Após ser arrancada da
nave , junto com o braço mecânico que a sustentava, e jogada ao espaço, a
primeira decisão que a protagonista tem de tomar é se soltar desse último elo
com o que lhe dava segurança anteriormente, assim como uma pessoa que sai de
qualquer situação em que está envolvida, seja pessoal ou profissional (como
diria Fausto silva) , tem de largar de
lado as lembranças que a prendem ao passado e ir em frente, é o que acontece a
ela a se desconectar do braço mecânico, mas, assim como qualquer um de nós ao
sofrer uma mudança brusca, a protagonista se sente a deriva, jogada no espaço
e sem chão , mas quem assiste de outra
perspectiva pode dizer que ela está na verdade livre e quando o Tenente
Kowalski surge para resgatá-la é que sua viagem de volta a vida começa.
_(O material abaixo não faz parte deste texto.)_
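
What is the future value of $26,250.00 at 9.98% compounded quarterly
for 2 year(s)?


Formula: FV = P * (1 + r/m)^(m*t)
Period rate: r/m = 0.0998 / 4 = 0.02495
Total periods: m*t = 4 * 2 = 8
Growth factor: (1 + 0.02495)^8 = 1.217928
FV = $26,250.00 * 1.217928 = $31,970.60

$31,970.60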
"você está à deriva, ou está livre?" |
Após prender a Dra. Stone em si, Matt Kowalski
toma rumo ao que sobrou da nave espacial , na esperança de que a mesma ainda
pudesse levá-los para casa, no entanto se depara apenas com destroços e corpos,
de maneira que a única forma de encontrarem salvação é alcançar a estação
espacial internacional e de lá partir até a estação chinesa, que possivelmente
ainda possuí módulos de emergência, isso contando apenas com alguns impulsos do
Jetpak utilizado por Kowalski e com o Oxigênio da DRa Ryan Stone a 8% . É no
percurso até a primeira estação, onde está a cena mais linda do filme, para
acalmar a colega, Matt pergunta de onde
ela veio e se tem alguém especial esperando por ela lá embaixo, a resposta,
falada lentamente pela Dra Stone, deixa claro o porquê de seus gestos
automáticos e indiferença:
“Eu tinha uma filha.”
O mundo fica de cabeça para baixo quando a vida nos derruba |
Se aproximando da
estação internacional , Kowalski informa
que possui apenas um ou dois impulsos
no Jetpak e que Ryan deve se concentrar em agarrar-se em algo, ambos colidem
contra a estação e se separam, Ryan acaba presa nos cabos do para quedas do
módulo de emergência que havia sido acionado por falha , segurando Kowalski pelo cinto de segurança; Naquele
momento Matt representa a segurança, mesmo na pior hora ele está ouvido música
e com um sorriso calmo nos lábios, é companheiro e bem humorado, além de
experiente, sem ele, Ryan tem de tomar as decisões, tem de ter a iniciativa e
confiar em si mesma; tal como sair da casa dos pais ou deixar o filho seguir
sua vida, abandonar a ideia de segurança de uma presença é um fato que se deve
encarar pois essa mesma presença não depende de nós. E assim, para salvar a Dra
Stone, Kowalski se solta do cinto de
segurança e parte pelo espaço , só
restando a Ryan Stone aceitação de deixar partir.
não se pode prever nada, não se pode se agarrar a ninguém |
Matt vai aos poucos
se afastando (em um erro físico do filme que se justifica pela alegoria)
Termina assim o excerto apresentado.